Dane z warszawskich aresztów przekazała „Wyborcza”. W areszcie śledczym na Białołęce głosowało 191 osób. 66,49 proc. z nich wskazało na Rafała Trzaskowskiego. Patryk Jaki uzyskał 13,09 proc. głosów. Na podium znalazł się także Marek Jakubiak, który może pochwalić się wynikiem rzędu 5,24 proc. Dalsze miejsca zajęli Piotr Ikonowicz oraz Janusz Korwin-Mikke.

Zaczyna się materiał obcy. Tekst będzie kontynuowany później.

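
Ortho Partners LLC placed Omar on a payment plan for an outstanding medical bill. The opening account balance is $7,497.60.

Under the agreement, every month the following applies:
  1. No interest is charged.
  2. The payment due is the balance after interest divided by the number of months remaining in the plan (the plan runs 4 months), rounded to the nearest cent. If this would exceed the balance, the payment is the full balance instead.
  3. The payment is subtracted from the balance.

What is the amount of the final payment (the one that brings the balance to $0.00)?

Month 1: opening $7,497.60; payment $1,874.40; balance $5,623.20
Month 2: opening $5,623.20; payment $1,874.40; balance $3,748.80
Month 3: opening $3,748.80; payment $1,874.40; balance $1,874.40
Month 4: opening $1,874.40; payment $1,874.40; balance $0.00

$1,874.40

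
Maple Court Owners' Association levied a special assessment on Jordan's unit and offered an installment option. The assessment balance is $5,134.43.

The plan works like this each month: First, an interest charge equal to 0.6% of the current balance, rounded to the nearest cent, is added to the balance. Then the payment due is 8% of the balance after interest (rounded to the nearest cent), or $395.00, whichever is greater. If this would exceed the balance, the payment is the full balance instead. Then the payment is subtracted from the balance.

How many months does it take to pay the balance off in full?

14

Month 1: opening $5,134.43; interest $30.81 → $5,165.24; payment $413.22; balance $4,752.02
Month 2: opening $4,752.02; interest $28.51 → $4,780.53; payment $395.00; balance $4,385.53
Month 3: opening $4,385.53; interest $26.31 → $4,411.84; payment $395.00; balance $4,016.84
Month 4: opening $4,016.84; interest $24.10 → $4,040.94; payment $395.00; balance $3,645.94
Month 5: opening $3,645.94; interest $21.88 → $3,667.82; payment $395.00; balance $3,272.82
Month 6: opening $3,272.82; interest $19.64 → $3,292.46; payment $395.00; balance $2,897.46
Month 7: opening $2,897.46; interest $17.38 → $2,914.84; payment $395.00; balance $2,519.84
Month 8: opening $2,519.84; interest $15.12 → $2,534.96; payment $395.00; balance $2,139.96
Month 9: opening $2,139.96; interest $12.84 → $2,152.80; payment $395.00; balance $1,757.80
Month 10: opening $1,757.80; interest $10.55 → $1,768.35; payment $395.00; balance $1,373.35
Month 11: opening $1,373.35; interest $8.24 → $1,381.59; payment $395.00; balance $986.59
Month 12: opening $986.59; interest $5.92 → $992.51; payment $395.00; balance $597.51
Month 13: opening $597.51; interest $3.59 → $601.10; payment $395.00; balance $206.10
Month 14: opening $206.10; interest $1.24 → $207.34; payment $207.34; balance $0.00
Balance reaches $0.00 in month 14.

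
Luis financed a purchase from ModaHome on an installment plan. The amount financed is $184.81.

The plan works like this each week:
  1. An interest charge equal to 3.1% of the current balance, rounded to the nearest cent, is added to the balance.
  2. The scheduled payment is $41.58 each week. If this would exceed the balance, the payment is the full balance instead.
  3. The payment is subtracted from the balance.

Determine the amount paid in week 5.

# | Opening | Interest | Payment | End bal
1 | $184.81 | $5.73 | $41.58 | $148.96
2 | $148.96 | $4.62 | $41.58 | $112.00
3 | $112.00 | $3.47 | $41.58 | $73.89
4 | $73.89 | $2.29 | $41.58 | $34.60
5 | $34.60 | $1.07 | $35.67 | $0.00

$35.67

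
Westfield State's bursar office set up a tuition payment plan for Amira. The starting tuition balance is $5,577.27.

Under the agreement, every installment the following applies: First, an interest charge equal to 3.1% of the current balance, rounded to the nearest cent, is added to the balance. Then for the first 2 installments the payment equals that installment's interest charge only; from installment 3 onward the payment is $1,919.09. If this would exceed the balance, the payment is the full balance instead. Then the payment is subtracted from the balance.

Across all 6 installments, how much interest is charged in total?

$705.82

# | Opening | Interest | Payment | End bal
1 | $5,577.27 | $172.90 | $172.90 | $5,577.27
2 | $5,577.27 | $172.90 | $172.90 | $5,577.27
3 | $5,577.27 | $172.90 | $1,919.09 | $3,831.08
4 | $3,831.08 | $118.76 | $1,919.09 | $2,030.75
5 | $2,030.75 | $62.95 | $1,919.09 | $174.61
6 | $174.61 | $5.41 | $180.02 | $0.00
Total interest: $172.90 + $172.90 + $172.90 + $118.76 + $62.95 + $5.41 = $705.82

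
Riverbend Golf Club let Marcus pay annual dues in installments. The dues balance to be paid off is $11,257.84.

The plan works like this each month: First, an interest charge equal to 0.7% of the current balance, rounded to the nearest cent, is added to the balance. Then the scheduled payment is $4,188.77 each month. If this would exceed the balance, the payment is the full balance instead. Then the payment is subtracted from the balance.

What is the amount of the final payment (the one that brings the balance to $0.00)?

$3,030.20

# | Opening | Interest | Payment | End bal
1 | $11,257.84 | $78.80 | $4,188.77 | $7,147.87
2 | $7,147.87 | $50.04 | $4,188.77 | $3,009.14
3 | $3,009.14 | $21.06 | $3,030.20 | $0.00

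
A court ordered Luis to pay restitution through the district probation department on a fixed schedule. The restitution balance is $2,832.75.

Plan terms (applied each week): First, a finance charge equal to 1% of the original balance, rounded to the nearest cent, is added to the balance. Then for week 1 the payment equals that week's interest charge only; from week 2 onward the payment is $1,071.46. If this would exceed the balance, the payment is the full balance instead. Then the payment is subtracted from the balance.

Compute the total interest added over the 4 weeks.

Week 1: $2,832.75 +$28.33 interest = $2,861.08; pay $28.33 → $2,832.75
Week 2: $2,832.75 +$28.33 interest = $2,861.08; pay $1,071.46 → $1,789.62
Week 3: $1,789.62 +$28.33 interest = $1,817.95; pay $1,071.46 → $746.49
Week 4: $746.49 +$28.33 interest = $774.82; pay $774.82 → $0.00
Total interest: $28.33 + $28.33 + $28.33 + $28.33 = $113.32

$113.32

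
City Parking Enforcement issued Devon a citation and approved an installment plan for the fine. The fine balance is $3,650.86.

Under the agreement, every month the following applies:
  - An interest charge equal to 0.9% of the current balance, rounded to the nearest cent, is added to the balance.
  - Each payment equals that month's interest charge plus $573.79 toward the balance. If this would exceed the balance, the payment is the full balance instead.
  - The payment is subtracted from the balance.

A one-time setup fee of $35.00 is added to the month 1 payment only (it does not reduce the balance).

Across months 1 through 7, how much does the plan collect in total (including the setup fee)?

$3,807.42

Month 1: opening $3,650.86; interest $32.86 → $3,683.72; payment $606.65 (+ $35.00 fee); balance $3,077.07
Month 2: opening $3,077.07; interest $27.69 → $3,104.76; payment $601.48; balance $2,503.28
Month 3: opening $2,503.28; interest $22.53 → $2,525.81; payment $596.32; balance $1,929.49
Month 4: opening $1,929.49; interest $17.37 → $1,946.86; payment $591.16; balance $1,355.70
Month 5: opening $1,355.70; interest $12.20 → $1,367.90; payment $585.99; balance $781.91
Month 6: opening $781.91; interest $7.04 → $788.95; payment $580.83; balance $208.12
Month 7: opening $208.12; interest $1.87 → $209.99; payment $209.99; balance $0.00
Total paid: $3,807.42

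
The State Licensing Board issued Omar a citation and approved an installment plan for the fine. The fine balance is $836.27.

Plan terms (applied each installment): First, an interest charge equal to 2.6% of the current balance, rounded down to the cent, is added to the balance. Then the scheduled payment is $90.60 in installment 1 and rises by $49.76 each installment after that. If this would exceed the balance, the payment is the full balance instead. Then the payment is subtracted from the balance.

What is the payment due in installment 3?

$190.12

Installment 1: opening $836.27; interest $21.74 → $858.01; payment $90.60; balance $767.41
Installment 2: opening $767.41; interest $19.95 → $787.36; payment $140.36; balance $647.00
Installment 3: opening $647.00; interest $16.82 → $663.82; payment $190.12; balance $473.70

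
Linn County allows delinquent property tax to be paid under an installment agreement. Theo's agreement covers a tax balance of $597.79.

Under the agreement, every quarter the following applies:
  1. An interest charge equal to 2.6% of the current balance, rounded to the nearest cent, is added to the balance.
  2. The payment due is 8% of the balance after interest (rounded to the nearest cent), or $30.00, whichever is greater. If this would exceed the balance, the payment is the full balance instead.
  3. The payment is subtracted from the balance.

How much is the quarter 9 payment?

Quarter 1: $597.79 +$15.54 interest = $613.33; pay $49.07 → $564.26
Quarter 2: $564.26 +$14.67 interest = $578.93; pay $46.31 → $532.62
Quarter 3: $532.62 +$13.85 interest = $546.47; pay $43.72 → $502.75
Quarter 4: $502.75 +$13.07 interest = $515.82; pay $41.27 → $474.55
Quarter 5: $474.55 +$12.34 interest = $486.89; pay $38.95 → $447.94
Quarter 6: $447.94 +$11.65 interest = $459.59; pay $36.77 → $422.82
Quarter 7: $422.82 +$10.99 interest = $433.81; pay $34.70 → $399.11
Quarter 8: $399.11 +$10.38 interest = $409.49; pay $32.76 → $376.73
Quarter 9: $376.73 +$9.79 interest = $386.52; pay $30.92 → $355.60

$30.92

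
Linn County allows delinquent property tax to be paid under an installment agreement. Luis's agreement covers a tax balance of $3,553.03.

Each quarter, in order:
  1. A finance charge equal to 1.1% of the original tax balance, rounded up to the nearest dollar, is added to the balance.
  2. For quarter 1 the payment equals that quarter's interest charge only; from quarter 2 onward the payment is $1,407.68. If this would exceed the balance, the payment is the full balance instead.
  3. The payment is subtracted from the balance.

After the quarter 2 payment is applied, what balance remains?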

Kobiety także za Trzaskowskim
Kobiety przebywające w areszcie śledczym na Grochowie także poparły Rafała Trzaskowskiego. Aż 58,06 proc. z nich wskazało na kandydata Koalicji Obywatelskiej. Patryk Jaki uzyskał 16,13 proc. głosów, a Marek Jakubiak 9,68 proc. Na dalszych pozycjach znaleźli się Piotr Ikonowicz, Jacek Wojciechowicz i Jan Śpiewak.
Po ogłoszeniu wyników exit poll z całej Warszawy zadowolenia nie krył sam Trzaskowski. – Mam nadzieję, że te wyniki się potwierdzą. Dzięki setkom rozmów udało mi się zdobyć ten kredyt zaufania. Chciałem podziękować swojej szerokiej rodzinie, całej Koalicji Obywatelskiej. Pracowaliście ciężko przez ostatnie miesiące – powiedział polityk. Kandydat Koalicji Obywatelskiej osiągnął poparcie 54,1 proc. wyborców, natomiast Patryk Jaki zdobył 30,9 proc. głosów.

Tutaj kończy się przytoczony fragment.